Except that problem has been largely addressed now.

saurik · on Sept 23, 2015

I really really really want to see Aphyr attack the patched version to see if he thinks the fix actually worked.

gegtik · on Sept 23, 2015

Datastax is presenting on the topic at their Summit on thursday http://cassandrasummit-datastax.com/agenda/testing-cassandra...

sargun · on Sept 23, 2015

How so? The fundamental flaw was using timestamps.

acconsta · on Sept 23, 2015

Right, I should add that it was two years ago. My point is that the age of a project has nothing to do with the correctness of its Paxos implementation.

cbsmith · on Sept 23, 2015

Jepsen's finding wasn't that there was a bug in Paxos. It was in how it handled conflicts.

acconsta · on Sept 23, 2015

"So you confer with DataStax for a while, and they manage to reproduce and fix the bug: #6029 (Lightweight transactions race render primary key useless), and #5985 (Paxos replay of in progress update is incorrect). You start building patched versions of Cassandra."

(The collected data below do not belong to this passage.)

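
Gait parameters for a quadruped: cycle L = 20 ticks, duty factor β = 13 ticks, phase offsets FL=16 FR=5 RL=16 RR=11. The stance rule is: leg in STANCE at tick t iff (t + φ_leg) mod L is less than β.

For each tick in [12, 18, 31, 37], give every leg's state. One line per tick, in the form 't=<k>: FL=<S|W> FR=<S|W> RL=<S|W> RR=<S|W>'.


t=12: phase=(8,17,8,3) vs β=13 → FL=S FR=W RL=S RR=S
t=18: phase=(14,3,14,9) vs β=13 → FL=W FR=S RL=W RR=S
t=31: phase=(7,16,7,2) vs β=13 → FL=S FR=W RL=S RR=S
t=37: phase=(13,2,13,8) vs β=13 → FL=W FR=S RL=W RR=S

t=12: FL=S FR=W RL=S RR=S
t=18: FL=W FR=S RL=W RR=S
t=31: FL=S FR=W RL=S RR=S
t=37: FL=W FR=S RL=W RR=S


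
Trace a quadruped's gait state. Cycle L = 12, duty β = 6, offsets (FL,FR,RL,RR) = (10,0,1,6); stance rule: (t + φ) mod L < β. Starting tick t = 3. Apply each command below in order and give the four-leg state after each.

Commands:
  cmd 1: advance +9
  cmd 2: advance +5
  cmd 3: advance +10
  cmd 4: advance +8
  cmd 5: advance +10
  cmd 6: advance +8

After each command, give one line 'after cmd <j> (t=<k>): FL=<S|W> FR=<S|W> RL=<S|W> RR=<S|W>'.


start t=3: FL=S FR=S RL=S RR=W
cmd 1: advance +9 → t=12, phase=(10,0,1,6) → FL=W FR=S RL=S RR=W
cmd 2: advance +5 → t=17, phase=(3,5,6,11) → FL=S FR=S RL=W RR=W
cmd 3: advance +10 → t=27, phase=(1,3,4,9) → FL=S FR=S RL=S RR=W
cmd 4: advance +8 → t=35, phase=(9,11,0,5) → FL=W FR=W RL=S RR=S
cmd 5: advance +10 → t=45, phase=(7,9,10,3) → FL=W FR=W RL=W RR=S
cmd 6: advance +8 → t=53, phase=(3,5,6,11) → FL=S FR=S RL=W RR=W

after cmd 1 (t=12): FL=W FR=S RL=S RR=W
after cmd 2 (t=17): FL=S FR=S RL=W RR=W
after cmd 3 (t=27): FL=S FR=S RL=S RR=W
after cmd 4 (t=35): FL=W FR=W RL=S RR=S
after cmd 5 (t=45): FL=W FR=W RL=W RR=S
after cmd 6 (t=53): FL=S FR=S RL=W RR=W


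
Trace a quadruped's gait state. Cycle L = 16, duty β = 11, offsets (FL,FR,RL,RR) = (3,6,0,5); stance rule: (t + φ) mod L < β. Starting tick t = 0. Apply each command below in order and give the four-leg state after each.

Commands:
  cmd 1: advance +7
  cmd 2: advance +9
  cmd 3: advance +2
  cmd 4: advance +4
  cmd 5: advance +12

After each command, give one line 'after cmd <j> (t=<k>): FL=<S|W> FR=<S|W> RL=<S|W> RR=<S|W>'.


start t=0: FL=S FR=S RL=S RR=S
cmd 1: advance +7 → t=7, phase=(10,13,7,12) → FL=S FR=W RL=S RR=W
cmd 2: advance +9 → t=16, phase=(3,6,0,5) → FL=S FR=S RL=S RR=S
cmd 3: advance +2 → t=18, phase=(5,8,2,7) → FL=S FR=S RL=S RR=S
cmd 4: advance +4 → t=22, phase=(9,12,6,11) → FL=S FR=W RL=S RR=W
cmd 5: advance +12 → t=34, phase=(5,8,2,7) → FL=S FR=S RL=S RR=S

after cmd 1 (t=7): FL=S FR=W RL=S RR=W
after cmd 2 (t=16): FL=S FR=S RL=S RR=S
after cmd 3 (t=18): FL=S FR=S RL=S RR=S
after cmd 4 (t=22): FL=S FR=W RL=S RR=W
after cmd 5 (t=34): FL=S FR=S RL=S RR=S


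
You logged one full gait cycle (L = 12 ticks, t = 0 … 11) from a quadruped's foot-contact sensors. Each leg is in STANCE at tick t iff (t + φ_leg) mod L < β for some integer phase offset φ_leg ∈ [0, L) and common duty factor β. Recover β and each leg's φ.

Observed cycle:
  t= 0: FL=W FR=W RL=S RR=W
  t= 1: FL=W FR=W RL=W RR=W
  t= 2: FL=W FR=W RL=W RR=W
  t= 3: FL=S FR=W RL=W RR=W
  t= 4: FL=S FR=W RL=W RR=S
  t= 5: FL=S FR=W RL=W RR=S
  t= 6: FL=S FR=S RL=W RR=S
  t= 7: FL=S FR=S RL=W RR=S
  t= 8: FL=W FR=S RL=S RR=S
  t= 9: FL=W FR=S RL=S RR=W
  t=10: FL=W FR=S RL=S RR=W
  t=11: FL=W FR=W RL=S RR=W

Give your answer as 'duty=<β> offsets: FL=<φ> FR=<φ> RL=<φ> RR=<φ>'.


duty β = stance ticks per leg = 5
FL: stance ticks = 5; W→S at t=3 → φ=9
FR: stance ticks = 5; W→S at t=6 → φ=6
RL: stance ticks = 5; W→S at t=8 → φ=4
RR: stance ticks = 5; W→S at t=4 → φ=8

duty=5 offsets: FL=9 FR=6 RL=4 RR=8


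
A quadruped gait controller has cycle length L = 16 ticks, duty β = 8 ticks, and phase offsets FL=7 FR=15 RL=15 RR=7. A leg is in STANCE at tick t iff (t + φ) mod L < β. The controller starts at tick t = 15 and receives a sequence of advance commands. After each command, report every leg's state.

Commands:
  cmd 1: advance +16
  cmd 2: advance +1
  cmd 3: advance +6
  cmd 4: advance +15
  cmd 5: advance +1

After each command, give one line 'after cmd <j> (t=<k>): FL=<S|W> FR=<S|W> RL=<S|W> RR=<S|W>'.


start t=15: FL=S FR=W RL=W RR=S
cmd 1: advance +16 → t=31, phase=(6,14,14,6) → FL=S FR=W RL=W RR=S
cmd 2: advance +1 → t=32, phase=(7,15,15,7) → FL=S FR=W RL=W RR=S
cmd 3: advance +6 → t=38, phase=(13,5,5,13) → FL=W FR=S RL=S RR=W
cmd 4: advance +15 → t=53, phase=(12,4,4,12) → FL=W FR=S RL=S RR=W
cmd 5: advance +1 → t=54, phase=(13,5,5,13) → FL=W FR=S RL=S RR=W

after cmd 1 (t=31): FL=S FR=W RL=W RR=S
after cmd 2 (t=32): FL=S FR=W RL=W RR=S
after cmd 3 (t=38): FL=W FR=S RL=S RR=W
after cmd 4 (t=53): FL=W FR=S RL=S RR=W
after cmd 5 (t=54): FL=W FR=S RL=S RR=W


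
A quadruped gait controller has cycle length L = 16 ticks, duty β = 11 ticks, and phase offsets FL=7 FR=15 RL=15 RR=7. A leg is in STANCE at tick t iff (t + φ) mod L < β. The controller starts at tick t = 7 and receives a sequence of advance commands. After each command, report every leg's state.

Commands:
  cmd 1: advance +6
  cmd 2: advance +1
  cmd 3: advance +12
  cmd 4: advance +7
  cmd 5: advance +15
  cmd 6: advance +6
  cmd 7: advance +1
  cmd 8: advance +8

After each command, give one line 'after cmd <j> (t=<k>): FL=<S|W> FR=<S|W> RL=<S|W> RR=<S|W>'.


start t=7: FL=W FR=S RL=S RR=W
cmd 1: advance +6 → t=13, phase=(4,12,12,4) → FL=S FR=W RL=W RR=S
cmd 2: advance +1 → t=14, phase=(5,13,13,5) → FL=S FR=W RL=W RR=S
cmd 3: advance +12 → t=26, phase=(1,9,9,1) → FL=S FR=S RL=S RR=S
cmd 4: advance +7 → t=33, phase=(8,0,0,8) → FL=S FR=S RL=S RR=S
cmd 5: advance +15 → t=48, phase=(7,15,15,7) → FL=S FR=W RL=W RR=S
cmd 6: advance +6 → t=54, phase=(13,5,5,13) → FL=W FR=S RL=S RR=W
cmd 7: advance +1 → t=55, phase=(14,6,6,14) → FL=W FR=S RL=S RR=W
cmd 8: advance +8 → t=63, phase=(6,14,14,6) → FL=S FR=W RL=W RR=S

after cmd 1 (t=13): FL=S FR=W RL=W RR=S
after cmd 2 (t=14): FL=S FR=W RL=W RR=S
after cmd 3 (t=26): FL=S FR=S RL=S RR=S
after cmd 4 (t=33): FL=S FR=S RL=S RR=S
after cmd 5 (t=48): FL=S FR=W RL=W RR=S
after cmd 6 (t=54): FL=W FR=S RL=S RR=W
after cmd 7 (t=55): FL=W FR=S RL=S RR=W
after cmd 8 (t=63): FL=S FR=W RL=W RR=S


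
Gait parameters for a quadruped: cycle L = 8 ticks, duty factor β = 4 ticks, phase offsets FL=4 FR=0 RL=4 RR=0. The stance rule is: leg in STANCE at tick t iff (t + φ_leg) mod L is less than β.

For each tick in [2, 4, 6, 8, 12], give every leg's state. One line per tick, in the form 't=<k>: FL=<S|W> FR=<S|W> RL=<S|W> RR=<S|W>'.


t=2: phase=(6,2,6,2) vs β=4 → FL=W FR=S RL=W RR=S
t=4: phase=(0,4,0,4) vs β=4 → FL=S FR=W RL=S RR=W
t=6: phase=(2,6,2,6) vs β=4 → FL=S FR=W RL=S RR=W
t=8: phase=(4,0,4,0) vs β=4 → FL=W FR=S RL=W RR=S
t=12: phase=(0,4,0,4) vs β=4 → FL=S FR=W RL=S RR=W

t=2: FL=W FR=S RL=W RR=S
t=4: FL=S FR=W RL=S RR=W
t=6: FL=S FR=W RL=S RR=W
t=8: FL=W FR=S RL=W RR=S
t=12: FL=S FR=W RL=S RR=W


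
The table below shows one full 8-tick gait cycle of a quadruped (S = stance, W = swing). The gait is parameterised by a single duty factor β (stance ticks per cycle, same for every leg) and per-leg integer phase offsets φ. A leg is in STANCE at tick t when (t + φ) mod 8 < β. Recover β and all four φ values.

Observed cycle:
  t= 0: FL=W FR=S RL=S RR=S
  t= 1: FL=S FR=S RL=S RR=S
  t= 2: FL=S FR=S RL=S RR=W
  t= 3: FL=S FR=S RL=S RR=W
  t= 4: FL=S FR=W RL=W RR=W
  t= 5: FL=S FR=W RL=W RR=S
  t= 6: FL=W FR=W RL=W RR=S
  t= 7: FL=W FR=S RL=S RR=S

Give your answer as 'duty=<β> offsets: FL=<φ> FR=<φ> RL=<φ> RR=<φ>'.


duty=5 offsets: FL=7 FR=1 RL=1 RR=3

duty β = stance ticks per leg = 5
FL: stance ticks = 5; W→S at t=1 → φ=7
FR: stance ticks = 5; W→S at t=7 → φ=1
RL: stance ticks = 5; W→S at t=7 → φ=1
RR: stance ticks = 5; W→S at t=5 → φ=3


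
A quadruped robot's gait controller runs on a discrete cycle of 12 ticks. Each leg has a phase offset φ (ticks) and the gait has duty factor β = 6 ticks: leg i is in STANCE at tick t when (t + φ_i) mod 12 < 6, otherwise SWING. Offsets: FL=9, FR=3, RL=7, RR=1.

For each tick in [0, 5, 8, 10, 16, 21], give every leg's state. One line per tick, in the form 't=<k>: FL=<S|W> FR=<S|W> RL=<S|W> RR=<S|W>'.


t=0: FL=W FR=S RL=W RR=S
t=5: FL=S FR=W RL=S RR=W
t=8: FL=S FR=W RL=S RR=W
t=10: FL=W FR=S RL=S RR=W
t=16: FL=S FR=W RL=W RR=S
t=21: FL=W FR=S RL=S RR=W

t=0: phase=(9,3,7,1) vs β=6 → FL=W FR=S RL=W RR=S
t=5: phase=(2,8,0,6) vs β=6 → FL=S FR=W RL=S RR=W
t=8: phase=(5,11,3,9) vs β=6 → FL=S FR=W RL=S RR=W
t=10: phase=(7,1,5,11) vs β=6 → FL=W FR=S RL=S RR=W
t=16: phase=(1,7,11,5) vs β=6 → FL=S FR=W RL=W RR=S
t=21: phase=(6,0,4,10) vs β=6 → FL=W FR=S RL=S RR=W


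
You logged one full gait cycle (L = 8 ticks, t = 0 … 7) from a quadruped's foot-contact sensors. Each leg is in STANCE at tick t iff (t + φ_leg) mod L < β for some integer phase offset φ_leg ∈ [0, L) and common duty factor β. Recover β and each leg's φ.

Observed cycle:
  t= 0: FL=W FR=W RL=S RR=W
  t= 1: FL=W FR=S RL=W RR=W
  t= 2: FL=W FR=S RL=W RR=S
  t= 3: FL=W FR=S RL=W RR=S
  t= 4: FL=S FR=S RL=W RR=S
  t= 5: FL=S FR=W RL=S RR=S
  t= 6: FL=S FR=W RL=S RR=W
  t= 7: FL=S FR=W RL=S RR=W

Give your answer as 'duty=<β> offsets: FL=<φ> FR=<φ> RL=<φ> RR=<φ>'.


duty β = stance ticks per leg = 4
FL: stance ticks = 4; W→S at t=4 → φ=4
FR: stance ticks = 4; W→S at t=1 → φ=7
RL: stance ticks = 4; W→S at t=5 → φ=3
RR: stance ticks = 4; W→S at t=2 → φ=6

duty=4 offsets: FL=4 FR=7 RL=3 RR=6


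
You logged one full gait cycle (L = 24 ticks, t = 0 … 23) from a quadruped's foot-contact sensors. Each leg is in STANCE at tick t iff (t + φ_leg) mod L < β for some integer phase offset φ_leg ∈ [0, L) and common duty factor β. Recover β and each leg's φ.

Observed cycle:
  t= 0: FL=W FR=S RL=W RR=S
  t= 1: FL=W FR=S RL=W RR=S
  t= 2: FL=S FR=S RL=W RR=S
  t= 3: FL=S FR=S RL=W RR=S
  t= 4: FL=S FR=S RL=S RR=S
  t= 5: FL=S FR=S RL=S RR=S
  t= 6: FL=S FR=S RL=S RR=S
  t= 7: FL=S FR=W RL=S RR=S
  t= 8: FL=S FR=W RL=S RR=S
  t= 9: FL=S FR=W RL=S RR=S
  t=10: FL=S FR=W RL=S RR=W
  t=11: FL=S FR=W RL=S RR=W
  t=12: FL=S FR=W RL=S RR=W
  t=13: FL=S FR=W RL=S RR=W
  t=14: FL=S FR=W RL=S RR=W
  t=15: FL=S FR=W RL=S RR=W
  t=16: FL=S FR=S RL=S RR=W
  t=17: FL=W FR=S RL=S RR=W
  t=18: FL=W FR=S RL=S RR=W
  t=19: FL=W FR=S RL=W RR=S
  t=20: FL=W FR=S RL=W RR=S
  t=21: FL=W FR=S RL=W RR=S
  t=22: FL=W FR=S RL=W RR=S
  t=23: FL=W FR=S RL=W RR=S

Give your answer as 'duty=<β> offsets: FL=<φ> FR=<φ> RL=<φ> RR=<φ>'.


duty β = stance ticks per leg = 15
FL: stance ticks = 15; W→S at t=2 → φ=22
FR: stance ticks = 15; W→S at t=16 → φ=8
RL: stance ticks = 15; W→S at t=4 → φ=20
RR: stance ticks = 15; W→S at t=19 → φ=5

duty=15 offsets: FL=22 FR=8 RL=20 RR=5


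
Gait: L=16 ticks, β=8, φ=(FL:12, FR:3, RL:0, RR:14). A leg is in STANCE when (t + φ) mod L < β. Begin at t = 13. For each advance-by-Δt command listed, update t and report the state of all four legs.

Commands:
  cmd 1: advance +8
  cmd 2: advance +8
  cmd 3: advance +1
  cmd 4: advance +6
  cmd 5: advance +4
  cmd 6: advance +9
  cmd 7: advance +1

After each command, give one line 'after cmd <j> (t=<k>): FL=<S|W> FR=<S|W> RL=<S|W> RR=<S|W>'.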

"Cassandra lightweight transactions are not even close to correct. Depending on throughput, they may drop anywhere from 1-5% of acknowledged writes–and this doesn’t even require a network partition to demonstrate. It’s just a broken implementation of Paxos. In addition to the deadlock bug, these Jepsen tests revealed #6012 (Cassandra may accept multiple proposals for a single Paxos round) and #6013 (unnecessarily high false negative probabilities)."

That's four bugs independent of the conflict resolution issue.

cbsmith · on Sept 23, 2015

Oh LWT's are a mess, indeed. Thankfully, you don't normally need them.